Traditionally, we scan for vulnerabilities in software by listing out software installed on a host (via the root filesystem + software installed by a package manager like npm or brew + manual / adhoc installs via wget or curl (not a great idea)). Software can be updated or patched directly on the host.

Nowadays, SSHing and patching/updating is not a good practice - we have containers, and we can treat our containers as immutable. Containers that download their own software are hard to manage uniformly. You can keep a container immutable by having the filesystem read-only, and storing writes on some kind of tmpfs. Immutable containers have many advantages:

• You only have to scan/rescan one image instead of potentially thousands of containers, since all containers spawned from that image will be identical.
• You can build vulnerability scanners into your CI/CD pipeline, close to your image builds - this is a form of “shift left”. Then you can scan locally, on build, and also once the image hits your registry.
• You can use admission controllers and policies to reject images that fail a scan (remember to think deeply about how you identify an image! By tag?
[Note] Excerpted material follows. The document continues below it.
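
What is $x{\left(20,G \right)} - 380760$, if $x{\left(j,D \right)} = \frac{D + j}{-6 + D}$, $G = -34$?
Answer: $- \frac{7615193}{20} \approx -3.8076 \cdot 10^{5}$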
By digest?).
• You can rescan images every 24 hours as vulnerability databases update (remember, lots of vulnerabilities are found in software that is years, or even decades, old!).
• Scanner can detect things beyond vulnerabilities, like:
  • setuid bit set
  • Images running as root
  • Secrets injected improperly

So immutable containers + scanners in CI/CD are deeply helpful. What are some pitfalls?

• Vulnerability sources can be out of date, or perhaps encompass vulnerabilities that aren’t applicable to your distribution (false positives).
• Some vulnerabilities are listed as “won’t fix” - should you ignore them in your scanner?
• Some packages allow installation with only a subset of subpackages - like, installing just docs from the bind Ubuntu package shouldn’t get you in trouble for broader bind vulnerabilities.
• Nothing will 100% save you from 0-days or non-public nation-state issues.